BEASTS OF NO NATION (Bestie senza patria)
Regia: Cary Joji Fukunaga
Lettura del film di: Gian Lauro Rossi
Titolo del film: BEASTS OF NO NATION
Titolo originale: BEASTS OF NO NATION
Cast: regia, scenegg.: Cary Joji Fukunaga – Interpr: Idri Elba, Abraham Attah – durata: 136’ – USA, 2014
Sceneggiatura: Cary Joji Fukunaga
Nazione: USA
Anno: 2014
Presentato: 72. Mostra Internazionale D'arte Cinematografica di Venezia (2015) FUORI CONCORSO
Il primo film in Concorso della Mostra del Cinema di Venezia 72, si presenta come un «urlo» contro la guerra e le sue violenze, ma in particolare contro l’abuso dei minori, strappati alle loro famiglie, al fine di trasformarli in bambini soldato. L’idea centrale del film in questione, che emerge dopo la visione, si può così enunciare: «non esiste alcuna giustificazione plausibile (religiosa, morale, politica, sociale, ecc) che possa giustificare l’utilizzo di bambini al fine di produrre violenza. Anche una educazione in tal senso risulta aberrante, in quanto inimmaginabili sono i danni fisici, morali e psicologici che provoca un simile sistema. Gli infanti, in qualsiasi paese del globo vivano, devono poter vivere i valori positivi della comunità a cui appartengono».

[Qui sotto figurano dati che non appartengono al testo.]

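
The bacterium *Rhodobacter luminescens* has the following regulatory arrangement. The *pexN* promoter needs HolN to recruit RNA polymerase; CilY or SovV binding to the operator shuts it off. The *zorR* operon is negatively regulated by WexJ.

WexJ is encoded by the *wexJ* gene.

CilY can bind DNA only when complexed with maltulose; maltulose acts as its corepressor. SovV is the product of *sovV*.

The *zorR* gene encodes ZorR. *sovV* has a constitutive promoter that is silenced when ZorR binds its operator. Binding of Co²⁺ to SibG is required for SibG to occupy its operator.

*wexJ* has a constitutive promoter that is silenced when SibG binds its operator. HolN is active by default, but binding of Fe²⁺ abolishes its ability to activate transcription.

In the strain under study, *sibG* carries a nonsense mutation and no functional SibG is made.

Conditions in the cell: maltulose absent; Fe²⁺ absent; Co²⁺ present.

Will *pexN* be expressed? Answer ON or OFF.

OFF

Fe²⁺ is absent, so HolN is active.
Maltulose is absent, so CilY is inactive.
SibG is non-functional in this strain, so it has no effect.
With no repressor bound, *wexJ* is transcribed.
So WexJ is produced and active.
With repressor WexJ bound, *zorR* is not transcribed.
So ZorR is not produced.
With no repressor bound, *sovV* is transcribed.
So SovV is produced and active.
With repressor SovV bound, *pexN* is not transcribed.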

Il regista, per raggiungere il suo scopo di forte denuncia, utilizza il romanzo, molto apprezzato, di un autore nigeriano, Uzodinma Iweala. Il racconto si presenta suddiviso in quattro parti:
- All’inizio presenta l’ambiente in cui vive Agu (protagonista del film), una comunità (cristiana e fortemente coesa) neutrale tra fazioni in lotta: ci fa conoscere la sua famiglia allegra e serena, i suoi amici e nel contempo mette in risalto la gioia di vivere di questo adolescente, clima che lo porta ad essere perspicace e fantasioso anche nell’utilizzo dei suoi modestissimi giochi;
- In un secondo momento ci mostra la distruzione della comunità di Agu a causa dell’intercedere della guerra, che provoca brutali uccisioni sommarie (perde il padre, il fratello maggiore e la madre diventata profuga con una sorellina piccolissima);
- Segue la sua fuga da queste brutture e la successiva cattura da parte di un gruppo di ribelli. Viene da questi stessi educato alla guerra con durissimi sistemi e indotto a commettere violenze inaudite. In un primo momento gli viene assegnata la funzione di portatore di armi, ma, successivamente, preso in forte considerazione dal comandante (uomo violento, che giustifica i suoi modi in nome di una giustizia divina che porterà a realizzare quella terrena), il quale lo obbliga ad uccidere e a trasmette i suoi ordini. Agu, in questa nuova condizione, è tormentato dalle proprie azioni, sia nei confronti di DIO che nel ricordo costante della mamma che aveva dovuto abbandonare, strappato con forza dal padre stesso. Il suo rapporto con Dio muta: in un primo momento Lo invoca affinchè faccia cessare simili violenze, ma poiché queste persistono, si sente da Lui abbandonato e finisce con il riporre la sua speranza nella madre e nel suo ritrovamento. Preso atto che il suo comandante si è infine dimostrato un uomo ambizioso, crudele, drogato, corrotto, pedofilo ecc…, lo abbandona al suo destino, anche se il gruppo dei rivoltosi da lui comandato, era stato usato per ragioni politiche e di potere da realtà locali e internazionali (a questo punto il regista non sembra molto interessato ad approfondire le ragioni del conflitto, ma ne vuole mettere in risalto l’assurdità e le sue brutalità);
- Ritroviamo infine Agu (che ha già abbandonato il suo vecchio comandante), in una comunità di bambini di un campo ONU. Gli addetti cercano di inserirlo tra gli altri fanciulli per fargli ritrovare la sua giusta dimensione di ragazzino. Questa operazione di recupero si presenta con non poche difficoltà: Agu si sente assai triste per le tremende esperienze che ha vissuto e che non vuole esternare, come gli viene suggerito, perchè non vuole intristire né far soffrire altre persone. Riflette, però, sui suggerimenti ricevuti, si lancia in acqua (fonte di vita) tra gli altri fanciulli, aprendosi alla speranza di riconquistare la sua vera dimensione.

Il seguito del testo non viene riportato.